It seems to be socially acceptable, even among educators, to
admit that we don’t like math or are not good at it. I know that none of us would say publicly
that we are not good at reading. We may
say we don’t like reading but that does not mean that we can’t read or
comprehend a text if it were part of our job.
So why is it all right to say “I hate math!” or “I am not a math
person”?

If math is problem solving, logical thinking, drawing
conclusions, providing proofs, checking for reasonableness and justifying an
answer, shouldn’t all of us learn to be good at it? Can anyone go through life not needing these
skills? Can we afford to treat
mathematical thinking as the domain of only a few, if we aim to have a
democratic society where every member is contributing his or her share?

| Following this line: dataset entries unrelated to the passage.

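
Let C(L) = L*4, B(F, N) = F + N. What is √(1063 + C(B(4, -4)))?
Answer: √1063 ≈ 32.604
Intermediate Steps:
C(L) = 4*L
√(1063 + C(B(4, -4))) = √(1063 + 4*(4 - 4)) = √(1063 + 4*0) = √(1063 + 0) = √1063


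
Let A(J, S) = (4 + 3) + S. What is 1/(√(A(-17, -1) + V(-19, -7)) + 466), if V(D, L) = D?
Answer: 466/217169 - I*√13/217169 ≈ 0.0021458 - 1.6603e-5*I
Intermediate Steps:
A(J, S) = 7 + S
1/(√(A(-17, -1) + V(-19, -7)) + 466) = 1/(√((7 - 1) - 19) + 466) = 1/(√(6 - 19) + 466) = 1/(√(-13) + 466) = 1/(I*√13 + 466) = 1/(466 + I*√13)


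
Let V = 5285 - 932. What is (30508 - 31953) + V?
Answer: 2908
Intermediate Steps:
V = 4353
(30508 - 31953) + V = (30508 - 31953) + 4353 = -1445 + 4353 = 2908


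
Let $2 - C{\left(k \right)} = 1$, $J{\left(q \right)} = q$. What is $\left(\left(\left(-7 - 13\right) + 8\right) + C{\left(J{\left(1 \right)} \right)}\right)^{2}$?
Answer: $121$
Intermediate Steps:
$C{\left(k \right)} = 1$ ($C{\left(k \right)} = 2 - 1 = 1$)
$\left(\left(\left(-7 - 13\right) + 8\right) + C{\left(J{\left(1 \right)} \right)}\right)^{2} = \left(\left(\left(-7 - 13\right) + 8\right) + 1\right)^{2} = \left(\left(-20 + 8\right) + 1\right)^{2} = \left(-12 + 1\right)^{2} = \left(-11\right)^{2} = 121$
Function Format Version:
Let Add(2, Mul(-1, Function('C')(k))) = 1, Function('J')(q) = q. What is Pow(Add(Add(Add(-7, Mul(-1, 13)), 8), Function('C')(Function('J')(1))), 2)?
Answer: 121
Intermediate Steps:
Function('C')(k) = 1 (Function('C')(k) = Add(2, Mul(-1, 1)) = Add(2, -1) = 1)
Pow(Add(Add(Add(-7, Mul(-1, 13)), 8), Function('C')(Function('J')(1))), 2) = Pow(Add(Add(Add(-7, Mul(-1, 13)), 8), 1), 2) = Pow(Add(Add(Add(-7, -13), 8), 1), 2) = Pow(Add(Add(-20, 8), 1), 2) = Pow(Add(-12, 1), 2) = Pow(-11, 2) = 121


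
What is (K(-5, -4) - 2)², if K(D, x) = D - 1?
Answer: 64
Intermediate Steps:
K(D, x) = -1 + D
(K(-5, -4) - 2)² = ((-1 - 5) - 2)² = (-6 - 2)² = (-8)² = 64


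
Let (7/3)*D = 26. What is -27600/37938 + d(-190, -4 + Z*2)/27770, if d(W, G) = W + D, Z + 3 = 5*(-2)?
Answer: -451055198/614563985 ≈ -0.73394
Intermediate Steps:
D = 78/7 (D = (3/7)*26 = 78/7 ≈ 11.143)
Z = -13 (Z = -3 + 5*(-2) = -3 - 10 = -13)
d(W, G) = 78/7 + W (d(W, G) = W + 78/7 = 78/7 + W)
-27600/37938 + d(-190, -4 + Z*2)/27770 = -27600/37938 + (78/7 - 190)/27770 = -27600*1/37938 - 1252/7*1/27770 = -4600/6323 - 626/97195 = -451055198/614563985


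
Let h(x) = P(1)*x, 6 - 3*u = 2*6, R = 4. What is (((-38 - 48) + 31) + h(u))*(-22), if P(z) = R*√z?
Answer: 1386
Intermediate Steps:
P(z) = 4*√z
u = -2 (u = 2 - 2*6/3 = 2 - ⅓*12 = 2 - 4 = -2)
h(x) = 4*x (h(x) = (4*√1)*x = (4*1)*x = 4*x)
(((-38 - 48) + 31) + h(u))*(-22) = (((-38 - 48) + 31) + 4*(-2))*(-22) = ((-86 + 31) - 8)*(-22) = (-55 - 8)*(-22) = -63*(-22) = 1386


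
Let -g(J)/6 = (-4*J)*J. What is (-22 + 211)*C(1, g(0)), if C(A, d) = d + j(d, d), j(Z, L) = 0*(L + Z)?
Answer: 0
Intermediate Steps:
j(Z, L) = 0
g(J) = 24*J² (g(J) = -6*(-4*J)*J = -(-24)*J² = 24*J²)
C(A, d) = d (C(A, d) = d + 0 = d)
(-22 + 211)*C(1, g(0)) = (-22 + 211)*(24*0²) = 189*(24*0) = 189*0 = 0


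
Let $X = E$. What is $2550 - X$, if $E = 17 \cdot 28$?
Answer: $2074$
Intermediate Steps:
$E = 476$
$X = 476$
$2550 - X = 2550 - 476 = 2074$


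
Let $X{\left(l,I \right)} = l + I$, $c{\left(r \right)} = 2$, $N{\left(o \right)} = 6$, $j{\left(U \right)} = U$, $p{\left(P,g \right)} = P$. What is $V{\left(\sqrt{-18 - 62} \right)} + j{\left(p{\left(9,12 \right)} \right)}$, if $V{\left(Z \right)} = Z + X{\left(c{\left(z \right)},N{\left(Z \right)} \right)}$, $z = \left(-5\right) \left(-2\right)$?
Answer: $17 + 4 i \sqrt{5} \approx 17.0 + 8.9443 i$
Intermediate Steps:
$z = 10$
$X{\left(l,I \right)} = I + l$
$V{\left(Z \right)} = 8 + Z$ ($V{\left(Z \right)} = Z + \left(6 + 2\right) = Z + 8 = 8 + Z$)
$V{\left(\sqrt{-18 - 62} \right)} + j{\left(p{\left(9,12 \right)} \right)} = \left(8 + \sqrt{-18 - 62}\right) + 9 = \left(8 + \sqrt{-80}\right) + 9 = \left(8 + 4 i \sqrt{5}\right) + 9 = 17 + 4 i \sqrt{5}$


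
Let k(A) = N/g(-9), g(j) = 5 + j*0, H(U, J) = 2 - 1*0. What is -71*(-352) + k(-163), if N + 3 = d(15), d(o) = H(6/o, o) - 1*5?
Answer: 124954/5 ≈ 24991.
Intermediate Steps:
H(U, J) = 2 (H(U, J) = 2 + 0 = 2)
d(o) = -3 (d(o) = 2 - 1*5 = 2 - 5 = -3)
N = -6 (N = -3 - 3 = -6)
g(j) = 5 (g(j) = 5 + 0 = 5)
k(A) = -6/5
-71*(-352) + k(-163) = -71*(-352) - 6/5 = 24992 - 6/5 = 124954/5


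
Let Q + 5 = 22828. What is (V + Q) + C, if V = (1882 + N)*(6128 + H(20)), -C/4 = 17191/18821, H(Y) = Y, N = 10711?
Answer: 1457584503163/18821 ≈ 7.7445e+7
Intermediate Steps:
Q = 22823 (Q = -5 + 22828 = 22823)
C = -68764/18821 ≈ -3.6536
V = 77421764 (V = (1882 + 10711)*(6128 + 20) = 12593*6148 = 77421764)
(V + Q) + C = (77421764 + 22823) - 68764/18821 = 77444587 - 68764/18821 = 1457584503163/18821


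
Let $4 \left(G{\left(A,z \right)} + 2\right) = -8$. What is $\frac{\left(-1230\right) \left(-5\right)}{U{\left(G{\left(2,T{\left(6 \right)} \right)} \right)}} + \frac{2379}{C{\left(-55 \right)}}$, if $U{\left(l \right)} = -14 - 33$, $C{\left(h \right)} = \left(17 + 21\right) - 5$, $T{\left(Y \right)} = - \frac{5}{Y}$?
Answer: $- \frac{30379}{517} \approx -58.76$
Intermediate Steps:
$G{\left(A,z \right)} = -4$ ($G{\left(A,z \right)} = -2 + \frac{1}{4} \left(-8\right) = -2 - 2 = -4$)
$C{\left(h \right)} = 33$ ($C{\left(h \right)} = 38 - 5 = 33$)
$U{\left(l \right)} = -47$
$\frac{\left(-1230\right) \left(-5\right)}{U{\left(G{\left(2,T{\left(6 \right)} \right)} \right)}} + \frac{2379}{C{\left(-55 \right)}} = \frac{\left(-1230\right) \left(-5\right)}{-47} + \frac{2379}{33} = 6150 \left(- \frac{1}{47}\right) + 2379 \cdot \frac{1}{33} = - \frac{6150}{47} + \frac{793}{11} = - \frac{30379}{517}$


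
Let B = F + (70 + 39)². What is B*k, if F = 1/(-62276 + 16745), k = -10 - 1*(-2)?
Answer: -4327630480/45531 ≈ -95048.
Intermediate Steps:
k = -8 (k = -10 + 2 = -8)
F = -1/45531 (F = 1/(-45531) = -1/45531 ≈ -2.1963e-5)
B = 540953810/45531 (B = -1/45531 + (70 + 39)² = -1/45531 + 109² = -1/45531 + 11881 = 540953810/45531 ≈ 11881.)
B*k = (540953810/45531)*(-8) = -4327630480/45531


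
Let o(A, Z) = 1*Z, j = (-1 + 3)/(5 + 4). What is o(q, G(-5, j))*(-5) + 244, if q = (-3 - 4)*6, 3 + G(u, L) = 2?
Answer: 249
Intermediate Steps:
j = 2/9 ≈ 0.22222
G(u, L) = -1 (G(u, L) = -3 + 2 = -1)
q = -42 (q = -7*6 = -42)
o(A, Z) = Z
o(q, G(-5, j))*(-5) + 244 = -1*(-5) + 244 = 5 + 244 = 249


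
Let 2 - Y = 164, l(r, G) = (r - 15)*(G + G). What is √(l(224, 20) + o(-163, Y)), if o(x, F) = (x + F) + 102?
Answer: √8137 ≈ 90.205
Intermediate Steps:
l(r, G) = 2*G*(-15 + r) (l(r, G) = (-15 + r)*(2*G) = 2*G*(-15 + r))
Y = -162 (Y = 2 - 1*164 = 2 - 164 = -162)
o(x, F) = 102 + F + x (o(x, F) = (F + x) + 102 = 102 + F + x)
√(l(224, 20) + o(-163, Y)) = √(2*20*(-15 + 224) + (102 - 162 - 163)) = √(2*20*209 - 223) = √(8360 - 223) = √8137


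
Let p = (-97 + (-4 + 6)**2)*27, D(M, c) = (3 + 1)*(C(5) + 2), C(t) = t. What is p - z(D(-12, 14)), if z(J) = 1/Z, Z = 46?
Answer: -115507/46 ≈ -2511.0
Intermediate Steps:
D(M, c) = 28 (D(M, c) = (3 + 1)*(5 + 2) = 4*7 = 28)
z(J) = 1/46
p = -2511 (p = (-97 + 2**2)*27 = (-97 + 4)*27 = -93*27 = -2511)
p - z(D(-12, 14)) = -2511 - 1*1/46 = -2511 - 1/46 = -115507/46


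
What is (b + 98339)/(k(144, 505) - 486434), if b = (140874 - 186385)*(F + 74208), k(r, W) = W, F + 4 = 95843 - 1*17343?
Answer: 6949613405/485929 ≈ 14302.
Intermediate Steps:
F = 78496 (F = -4 + (95843 - 1*17343) = -4 + (95843 - 17343) = -4 + 78500 = 78496)
b = -6949711744 (b = (140874 - 186385)*(78496 + 74208) = -45511*152704 = -6949711744)
(b + 98339)/(k(144, 505) - 486434) = (-6949711744 + 98339)/(505 - 486434) = -6949613405/(-485929) = -6949613405*(-1/485929) = 6949613405/485929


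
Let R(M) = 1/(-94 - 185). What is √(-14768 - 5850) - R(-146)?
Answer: 1/279 + 13*I*√122 ≈ 0.0035842 + 143.59*I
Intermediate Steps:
R(M) = -1/279 (R(M) = 1/(-279) = -1/279)
√(-14768 - 5850) - R(-146) = √(-14768 - 5850) - 1*(-1/279) = √(-20618) + 1/279 = 13*I*√122 + 1/279 = 1/279 + 13*I*√122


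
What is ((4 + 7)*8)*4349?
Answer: 382712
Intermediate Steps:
((4 + 7)*8)*4349 = (11*8)*4349 = 88*4349 = 382712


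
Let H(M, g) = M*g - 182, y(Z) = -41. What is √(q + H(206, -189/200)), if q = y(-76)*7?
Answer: I*√66367/10 ≈ 25.762*I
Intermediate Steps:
H(M, g) = -182 + M*g
q = -287 (q = -41*7 = -287)
√(q + H(206, -189/200)) = √(-287 + (-182 + 206*(-189/200))) = √(-287 + (-182 - 19467/100)) = √(-287 - 37667/100) = √(-66367/100) = I*√66367/10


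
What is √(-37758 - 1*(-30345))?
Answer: I*√7413 ≈ 86.099*I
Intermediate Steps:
√(-37758 - 1*(-30345)) = √(-37758 + 30345) = √(-7413) = I*√7413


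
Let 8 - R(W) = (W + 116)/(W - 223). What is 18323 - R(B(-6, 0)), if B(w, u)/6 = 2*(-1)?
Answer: 4303921/235 ≈ 18315.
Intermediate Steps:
B(w, u) = -12 (B(w, u) = 6*(2*(-1)) = 6*(-2) = -12)
R(W) = 8 - (116 + W)/(-223 + W) (R(W) = 8 - (W + 116)/(W - 223) = 8 - (116 + W)/(-223 + W))
18323 - R(B(-6, 0)) = 18323 - (-1900 + 7*(-12))/(-223 - 12) = 18323 - (-1900 - 84)/(-235) = 18323 - (-1)*(-1984)/235 = 18323 - 1*1984/235 = 18323 - 1984/235 = 4303921/235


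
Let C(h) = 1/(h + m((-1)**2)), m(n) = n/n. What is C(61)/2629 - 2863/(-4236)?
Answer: 233333755/345229764 ≈ 0.67588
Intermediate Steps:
m(n) = 1
C(h) = 1/(1 + h) (C(h) = 1/(h + 1) = 1/(1 + h))
C(61)/2629 - 2863/(-4236) = 1/((1 + 61)*2629) - 2863/(-4236) = (1/2629)/62 - 2863*(-1/4236) = (1/62)*(1/2629) + 2863/4236 = 1/162998 + 2863/4236 = 233333755/345229764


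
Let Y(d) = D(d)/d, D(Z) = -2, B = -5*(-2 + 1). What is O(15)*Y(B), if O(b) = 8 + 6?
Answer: -28/5 ≈ -5.6000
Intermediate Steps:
B = 5 (B = -5*(-1) = 5)
Y(d) = -2/d
O(b) = 14
O(15)*Y(B) = 14*(-2/5) = 14*(-2*⅕) = 14*(-⅖) = -28/5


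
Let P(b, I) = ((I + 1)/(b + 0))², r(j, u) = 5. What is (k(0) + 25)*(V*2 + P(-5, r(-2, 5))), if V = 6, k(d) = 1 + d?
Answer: 8736/25 ≈ 349.44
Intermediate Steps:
P(b, I) = (1 + I)²/b² (P(b, I) = ((1 + I)/b)² = (1 + I)²/b²)
(k(0) + 25)*(V*2 + P(-5, r(-2, 5))) = ((1 + 0) + 25)*(6*2 + (1 + 5)²/(-5)²) = (1 + 25)*(12 + (1/25)*6²) = 26*(12 + (1/25)*36) = 26*(12 + 36/25) = 26*(336/25) = 8736/25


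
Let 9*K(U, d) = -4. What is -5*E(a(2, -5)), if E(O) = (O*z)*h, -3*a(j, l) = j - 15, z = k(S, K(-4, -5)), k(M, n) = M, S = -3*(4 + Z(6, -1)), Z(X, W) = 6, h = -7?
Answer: -4550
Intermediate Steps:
K(U, d) = -4/9 (K(U, d) = (⅑)*(-4) = -4/9)
S = -30 (S = -3*(4 + 6) = -3*10 = -30)
z = -30
a(j, l) = 5 - j/3 (a(j, l) = -(j - 15)/3 = -(-15 + j)/3 = 5 - j/3)
E(O) = 210*O (E(O) = (O*(-30))*(-7) = -30*O*(-7) = 210*O)
-5*E(a(2, -5)) = -1050*(5 - ⅓*2) = -1050*(5 - ⅔) = -1050*13/3 = -5*910 = -4550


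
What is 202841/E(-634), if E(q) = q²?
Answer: 202841/401956 ≈ 0.50463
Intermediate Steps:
202841/E(-634) = 202841/((-634)²) = 202841/401956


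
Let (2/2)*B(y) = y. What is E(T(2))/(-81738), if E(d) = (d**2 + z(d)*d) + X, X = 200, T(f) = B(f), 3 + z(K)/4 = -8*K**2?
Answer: 2/2151 ≈ 0.00092980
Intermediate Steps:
B(y) = y
z(K) = -12 - 32*K**2 (z(K) = -12 + 4*(-8*K**2) = -12 - 32*K**2)
T(f) = f
E(d) = 200 + d**2 + d*(-12 - 32*d**2) (E(d) = (d**2 + (-12 - 32*d**2)*d) + 200 = (d**2 + d*(-12 - 32*d**2)) + 200 = 200 + d**2 + d*(-12 - 32*d**2))
E(T(2))/(-81738) = (200 + 2**2 - 32*2**3 - 12*2)/(-81738) = (200 + 4 - 32*8 - 24)*(-1/81738) = (200 + 4 - 256 - 24)*(-1/81738) = -76*(-1/81738) = 2/2151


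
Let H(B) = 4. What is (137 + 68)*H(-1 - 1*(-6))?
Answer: 820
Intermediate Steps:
(137 + 68)*H(-1 - 1*(-6)) = (137 + 68)*4 = 205*4 = 820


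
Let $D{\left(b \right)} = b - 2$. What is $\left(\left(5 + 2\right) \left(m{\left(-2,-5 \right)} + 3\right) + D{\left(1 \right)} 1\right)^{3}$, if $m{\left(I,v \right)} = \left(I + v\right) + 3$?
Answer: $-512$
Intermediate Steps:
$m{\left(I,v \right)} = 3 + I + v$
$D{\left(b \right)} = -2 + b$
$\left(\left(5 + 2\right) \left(m{\left(-2,-5 \right)} + 3\right) + D{\left(1 \right)} 1\right)^{3} = \left(\left(5 + 2\right) \left(\left(3 - 2 - 5\right) + 3\right) + \left(-2 + 1\right) 1\right)^{3} = \left(7 \left(-4 + 3\right) - 1\right)^{3} = \left(7 \left(-1\right) - 1\right)^{3} = \left(-7 - 1\right)^{3} = \left(-8\right)^{3} = -512$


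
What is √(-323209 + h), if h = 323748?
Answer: 7*√11 ≈ 23.216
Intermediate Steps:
√(-323209 + h) = √(-323209 + 323748) = √539 = 7*√11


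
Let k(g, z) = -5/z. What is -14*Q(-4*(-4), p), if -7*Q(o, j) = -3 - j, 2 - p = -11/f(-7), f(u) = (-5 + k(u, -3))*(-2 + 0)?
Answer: -133/10 ≈ -13.300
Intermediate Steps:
f(u) = 20/3 (f(u) = (-5 - 5/(-3))*(-2 + 0) = (-5 - 5*(-⅓))*(-2) = (-5 + 5/3)*(-2) = -10/3*(-2) = 20/3)
p = 73/20 (p = 2 - (-11)/20/3 = 2 - (-11)*3/20 = 2 - 1*(-33/20) = 2 + 33/20 = 73/20 ≈ 3.6500)
Q(o, j) = 3/7 + j/7 (Q(o, j) = -(-3 - j)/7 = 3/7 + j/7)
-14*Q(-4*(-4), p) = -14*(3/7 + (⅐)*(73/20)) = -14*(3/7 + 73/140) = -14*19/20 = -133/10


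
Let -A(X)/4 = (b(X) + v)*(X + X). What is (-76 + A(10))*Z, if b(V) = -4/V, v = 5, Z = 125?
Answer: -55500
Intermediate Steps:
A(X) = -8*X*(5 - 4/X) (A(X) = -4*(-4/X + 5)*(X + X) = -4*(5 - 4/X)*2*X = -8*X*(5 - 4/X))
(-76 + A(10))*Z = (-76 + (32 - 40*10))*125 = (-76 + (32 - 400))*125 = (-76 - 368)*125 = -444*125 = -55500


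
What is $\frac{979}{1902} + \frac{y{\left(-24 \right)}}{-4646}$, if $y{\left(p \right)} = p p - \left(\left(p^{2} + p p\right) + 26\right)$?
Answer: $\frac{2846719}{4418346} \approx 0.64429$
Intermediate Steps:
$y{\left(p \right)} = -26 - p^{2}$ ($y{\left(p \right)} = p^{2} - \left(\left(p^{2} + p^{2}\right) + 26\right) = p^{2} - \left(2 p^{2} + 26\right) = p^{2} - \left(26 + 2 p^{2}\right) = -26 - p^{2}$)
$\frac{979}{1902} + \frac{y{\left(-24 \right)}}{-4646} = \frac{979}{1902} + \frac{-26 - \left(-24\right)^{2}}{-4646} = 979 \cdot \frac{1}{1902} + \left(-26 - 576\right) \left(- \frac{1}{4646}\right) = \frac{979}{1902} + \left(-26 - 576\right) \left(- \frac{1}{4646}\right) = \frac{979}{1902} - - \frac{301}{2323} = \frac{979}{1902} + \frac{301}{2323} = \frac{2846719}{4418346}$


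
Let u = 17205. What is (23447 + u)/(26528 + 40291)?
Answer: 40652/66819 ≈ 0.60839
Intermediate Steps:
(23447 + u)/(26528 + 40291) = (23447 + 17205)/(26528 + 40291) = 40652/66819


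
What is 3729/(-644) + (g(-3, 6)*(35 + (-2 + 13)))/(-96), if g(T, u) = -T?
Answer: -18619/2576 ≈ -7.2279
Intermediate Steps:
3729/(-644) + (g(-3, 6)*(35 + (-2 + 13)))/(-96) = 3729/(-644) + ((-1*(-3))*(35 + (-2 + 13)))/(-96) = 3729*(-1/644) + (3*(35 + 11))*(-1/96) = -3729/644 + (3*46)*(-1/96) = -3729/644 + 138*(-1/96) = -3729/644 - 23/16 = -18619/2576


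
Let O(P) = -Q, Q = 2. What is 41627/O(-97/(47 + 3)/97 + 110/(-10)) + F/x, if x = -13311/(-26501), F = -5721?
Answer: -285773813/8874 ≈ -32204.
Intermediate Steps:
O(P) = -2 (O(P) = -1*2 = -2)
x = 13311/26501 (x = -13311*(-1/26501) = 13311/26501 ≈ 0.50228)
41627/O(-97/(47 + 3)/97 + 110/(-10)) + F/x = 41627/(-2) - 5721/13311/26501 = 41627*(-½) - 5721*26501/13311 = -41627/2 - 50537407/4437 = -285773813/8874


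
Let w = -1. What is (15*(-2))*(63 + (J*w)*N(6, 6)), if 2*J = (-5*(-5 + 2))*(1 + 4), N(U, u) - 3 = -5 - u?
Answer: -10890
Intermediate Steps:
N(U, u) = -2 - u (N(U, u) = 3 + (-5 - u) = -2 - u)
J = 75/2 (J = ((-5*(-5 + 2))*(1 + 4))/2 = (-5*(-3)*5)/2 = (15*5)/2 = (½)*75 = 75/2 ≈ 37.500)
(15*(-2))*(63 + (J*w)*N(6, 6)) = (15*(-2))*(63 + ((75/2)*(-1))*(-2 - 1*6)) = -30*(63 - 75*(-2 - 6)/2) = -30*(63 - 75/2*(-8)) = -30*(63 + 300) = -30*363 = -10890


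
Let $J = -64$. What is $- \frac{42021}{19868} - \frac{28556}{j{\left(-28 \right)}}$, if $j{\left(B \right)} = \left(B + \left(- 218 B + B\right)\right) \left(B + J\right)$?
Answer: $- \frac{1425862883}{690929568} \approx -2.0637$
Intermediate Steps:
$j{\left(B \right)} = - 216 B \left(-64 + B\right)$ ($j{\left(B \right)} = \left(B + \left(- 218 B + B\right)\right) \left(B - 64\right) = \left(B - 217 B\right) \left(-64 + B\right) = - 216 B \left(-64 + B\right)$)
$- \frac{42021}{19868} - \frac{28556}{j{\left(-28 \right)}} = - \frac{42021}{19868} - \frac{28556}{216 \left(-28\right) \left(64 - -28\right)} = \left(-42021\right) \frac{1}{19868} - \frac{28556}{216 \left(-28\right) \left(64 + 28\right)} = - \frac{42021}{19868} - \frac{28556}{216 \left(-28\right) 92} = - \frac{42021}{19868} - \frac{28556}{-556416} = - \frac{42021}{19868} - - \frac{7139}{139104} = - \frac{42021}{19868} + \frac{7139}{139104} = - \frac{1425862883}{690929568}$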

We are lucky enough to live in an age where the
computational part of math can be done using machines, much faster and more
accurate. Machines can also remember all
the routine formulas and algorithms. We
can program them to do whatever we want them to do. But that is not all there is to math. Only humans can do the thinking part of
math.

We are wired for communication. And for at least 10,000 years we have needed
to measure and communicate about time, quantity and distance. We developed language and script to
communicate our thoughts and feelings.
We developed the language of math to solve problems and have a way to
communicate our solutions.

But there is more at stake than a choice in careers or access to higher education. The opportunity to learn to reason and problem solve is the right of every human being, man or woman, rich or poor.